Link: https://blogs.gartner.com/james-mcgovern/2017/04/05/leanea-part-one/
Prior to joining Gartner, I was an Enterprise Architect practitioner for a Fortune 100 enterprise that embraced Lean Thinking. The principles of driving both business-outcome driven EA and holistic technology implementations across value streams was something I got really good at. I found joy in enterprise programs that came with big hairy audacious goals (BHAG) for this provided me with a quantifiable target I could orient my own thinking around as well as help extended team members truly understand what we were driving towards.
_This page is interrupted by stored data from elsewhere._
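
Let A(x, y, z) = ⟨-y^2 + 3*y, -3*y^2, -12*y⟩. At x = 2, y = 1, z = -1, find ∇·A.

∂A₁/∂x = 0
∂A₂/∂y = -6*y
∂A₃/∂z = 0
∇·A = -6*y
At (2, 1, -1): -6.

-6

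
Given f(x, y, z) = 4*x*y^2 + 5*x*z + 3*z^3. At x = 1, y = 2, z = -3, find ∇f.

(1, 16, 86)

∂f/∂x = 4*y^2 + 5*z
∂f/∂y = 8*x*y
∂f/∂z = 5*x + 9*z^2
∇f = (4*y^2 + 5*z, 8*x*y, 5*x + 9*z^2)
At (1, 2, -3): (1, 16, 86).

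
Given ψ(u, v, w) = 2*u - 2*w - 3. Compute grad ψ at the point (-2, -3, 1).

(2, 0, -2)

∂ψ/∂u = 2
∂ψ/∂v = 0
∂ψ/∂w = -2
∇ψ = (2, 0, -2)
At (-2, -3, 1): (2, 0, -2).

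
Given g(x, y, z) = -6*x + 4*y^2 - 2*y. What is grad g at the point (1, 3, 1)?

∂g/∂x = -6
∂g/∂y = 8*y - 2
∂g/∂z = 0
∇g = (-6, 8*y - 2, 0)
At (1, 3, 1): (-6, 22, 0).

(-6, 22, 0)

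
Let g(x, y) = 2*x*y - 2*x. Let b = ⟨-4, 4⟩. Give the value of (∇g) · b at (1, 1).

∂g/∂x = 2*y - 2
∂g/∂y = 2*x
∇g at (1, 1) = (0, 2)
∇g · b = (0)(-4) + (2)(4) = 8

8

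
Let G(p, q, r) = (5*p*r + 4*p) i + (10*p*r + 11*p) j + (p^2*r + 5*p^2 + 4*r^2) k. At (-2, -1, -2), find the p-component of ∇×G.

20

(∇×G)_1 = ∂G₃/∂q − ∂G₂/∂r
= 0 − (10*p)
= -10*p
At (-2, -1, -2): 20.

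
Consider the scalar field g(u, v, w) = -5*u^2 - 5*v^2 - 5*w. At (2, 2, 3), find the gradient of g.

(-20, -20, -5)

∂g/∂u = -10*u
∂g/∂v = -10*v
∂g/∂w = -5
∇g = (-10*u, -10*v, -5)
At (2, 2, 3): (-20, -20, -5).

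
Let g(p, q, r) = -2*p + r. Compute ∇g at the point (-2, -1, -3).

(-2, 0, 1)

∂g/∂p = -2
∂g/∂q = 0
∂g/∂r = 1
∇g = (-2, 0, 1)
At (-2, -1, -3): (-2, 0, 1).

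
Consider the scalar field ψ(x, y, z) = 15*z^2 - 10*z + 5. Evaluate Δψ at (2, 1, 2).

∂²ψ/∂x² = 0
∂²ψ/∂y² = 0
∂²ψ/∂z² = 30
∇²ψ = 30
At (2, 1, 2): 30.

30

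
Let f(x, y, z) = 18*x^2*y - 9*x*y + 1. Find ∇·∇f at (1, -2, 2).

-72

∂²f/∂x² = 36*y
∂²f/∂y² = 0
∂²f/∂z² = 0
∇²f = 36*y
At (1, -2, 2): -72.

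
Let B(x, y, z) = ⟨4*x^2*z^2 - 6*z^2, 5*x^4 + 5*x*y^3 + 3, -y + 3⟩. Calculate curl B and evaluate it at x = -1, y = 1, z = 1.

(-1, -4, -15)

(∇×B)₁ = ∂B₃/∂y − ∂B₂/∂z = -1
(∇×B)₂ = ∂B₁/∂z − ∂B₃/∂x = 8*x^2*z - 12*z
(∇×B)₃ = ∂B₂/∂x − ∂B₁/∂y = 20*x^3 + 5*y^3
∇×B = (-1, 8*x^2*z - 12*z, 20*x^3 + 5*y^3)
At (-1, 1, 1): (-1, -4, -15).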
I have come to appreciate that various aspects of architecture work don’t just happen in the Enterprise Architecture team itself but rather in different teams, so I had to continually check-and-adjust my approach based on the increasingly virtual nature of work.
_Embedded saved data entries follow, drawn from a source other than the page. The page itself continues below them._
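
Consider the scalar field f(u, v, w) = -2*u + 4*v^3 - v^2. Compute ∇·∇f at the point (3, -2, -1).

-50

∂²f/∂u² = 0
∂²f/∂v² = 2*(12*v - 1)
∂²f/∂w² = 0
∇²f = 24*v - 2
At (3, -2, -1): -50.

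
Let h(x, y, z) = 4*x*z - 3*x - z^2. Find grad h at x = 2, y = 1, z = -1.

(-7, 0, 10)

∂h/∂x = 4*z - 3
∂h/∂y = 0
∂h/∂z = 4*x - 2*z
∇h = (4*z - 3, 0, 4*x - 2*z)
At (2, 1, -1): (-7, 0, 10).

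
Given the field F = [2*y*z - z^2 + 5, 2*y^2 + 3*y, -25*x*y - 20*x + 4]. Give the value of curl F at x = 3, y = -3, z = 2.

(-75, -65, -4)

(∇×F)₁ = ∂F₃/∂y − ∂F₂/∂z = -25*x
(∇×F)₂ = ∂F₁/∂z − ∂F₃/∂x = 27*y - 2*z + 20
(∇×F)₃ = ∂F₂/∂x − ∂F₁/∂y = -2*z
∇×F = (-25*x, 27*y - 2*z + 20, -2*z)
At (3, -3, 2): (-75, -65, -4).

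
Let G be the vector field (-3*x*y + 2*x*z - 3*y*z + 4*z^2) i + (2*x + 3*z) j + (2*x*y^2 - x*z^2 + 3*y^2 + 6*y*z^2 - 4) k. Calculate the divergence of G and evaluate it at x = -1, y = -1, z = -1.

11

∂G₁/∂x = -3*y + 2*z
∂G₂/∂y = 0
∂G₃/∂z = -2*x*z + 12*y*z
∇·G = -2*x*z + 12*y*z - 3*y + 2*z
At (-1, -1, -1): 11.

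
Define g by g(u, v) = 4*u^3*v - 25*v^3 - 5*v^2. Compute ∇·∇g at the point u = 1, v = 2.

-262

∂²g/∂u² = 24*u*v
∂²g/∂v² = -10*(15*v + 1)
∇²g = 24*u*v - 150*v - 10
At (1, 2): -262.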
The Lean concept of Gemba (Japanese for “go and see”) became part of my DNA because I wanted to operate on facts, not assumptions. For one month, I decided to track the amount of time I spent at my own desk and made a personal goal to spend less. In November, I spent a whole six hours at my office (large cubicle). Wonder if even having an office nowadays is considered waste? Anyway, I had the opportunity to not just interact with the “business” but also had conversations with the customers of the “business” that opened my eyes to new possibilities that wouldn’t have appeared on my radar if I just sat at my desk reviewing “requirements”.
If you are an Enterprise Architect in a shop that is embracing Lean Thinking, may I suggest that you will be well served by maintaining personal connections to each value stream under your stewardship? For me, go and see also applied to development teams for in order to be certain that I was championing better business outcomes, I wanted to know that “as-designed” was the same as “as-built”. From an organization chart perspective, I was senior to pretty much every developer, but that never stopped me from going to their desk and engaging in a conversation such that I could understand what aspects of our goals were understood vs getting lost along with a healthy dose of Agile thinking where I wanted to see “working software”
A funny thing happened. Developers and testers grew both their trust me as well as the strategy in which I was the keeper of the flame. Showing to business stakeholders and IT teams that the Enterprise Architect knows their current challenges and context is powerful. The Gemba has more power than it is given credit for. I am hopeful to hear success stories of other Enterprise Architects following the same path.